A report produced by the Kasese citizen journalists sparked an interesting conversation on the Kasese electronic discussion group, with debaters suggesting ways to address the problem. One discussant stirred debate about cholera in the region, stating that “leaders both politicians and civil servants concerned have to take the necessary procedures to save the situation. Otherwise people will continue perishing with cholera at the border.” Another suggested: “There can’t be an end to the problem of cholera in Kasese district unless there is increased civilisation of the communities living along the water sources (River lhubiriha) in both countries i.e. Congo and Uganda. I have been to this river and I realised that on top of washing dirty clothes or bathing in the river, even the containers they use to fetch water can contaminate it. So, a lot of primary health education is quickly needed in this area.” 

Through use of ICT, Kasese citizens are starting to raise awareness about poor service delivery and demand better from public officials. Following online discussions of the findings of the e-Society citizen journalism work, these staff brought the matter to the attention of district officials in charge of water – with photos from the field as proof, and the discussions as further evidence of citizens’ worry about the state of affairs in Mpondwe-Lhubiriha. The water officials responded, and by early January 2012 had restored water supply in some of the affected areas, although e-Society staff were planning a verification mission to area.

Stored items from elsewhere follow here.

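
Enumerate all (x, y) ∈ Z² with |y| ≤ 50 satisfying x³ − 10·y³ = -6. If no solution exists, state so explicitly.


The equation is x³ - 10y³ = -6. For fixed y, x³ = 10·y³ − 6, so a solution requires the RHS to be a perfect cube.
Strategy: iterate y from -50 to 50, compute RHS = 10·y³ − 6, and check whether it is a (positive or negative) perfect cube.
Check small values of y:
  y = 0: RHS = -6 is not a perfect cube.
  y = 1: RHS = 4 is not a perfect cube.
  y = -1: RHS = -16 is not a perfect cube.
  y = 2: RHS = 74 is not a perfect cube.
  y = -2: RHS = -86 is not a perfect cube.
  y = 3: RHS = 264 is not a perfect cube.
  y = -3: RHS = -276 is not a perfect cube.
Continuing the search up to |y| = 50 finds no solutions either.
No (x, y) in the scanned range satisfies the equation.

No integer solutions with |y| ≤ 50.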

The Kasese centre is one of the two pilot centres working in partnership with CIPESA under the “Catalysing Civic Participation and Democracy Monitoring through Use of ICT” project funded by the Swedish Programme for ICTs Developing Regions (SPIDER). The centre has so far received two desktop computers, a digital camera, monetary contribution toward its internet connectivity, and training of its staff in using social media to promote accountability and participation.

The Kasese centre runs an online library to which district officials regularly contribute documents from their offices. It also runs a resource centre that offers basic computer training and internet access. Encouraging greater use of its e services (which also include a dgroup and Facebook page) by both citizens and district leaders) would very much improve its work. And, for CIPESA, we see a great need to train citizen reporters in the districts, and wish we could arm these not only with the knowledge but with the gadgets as well.

These reporters would then replicate the Kasese water story across the education, health and service delivery sectors, and in local government accountability, helping to create a whole new buzz and action arenas that would improve governance in numerous ways.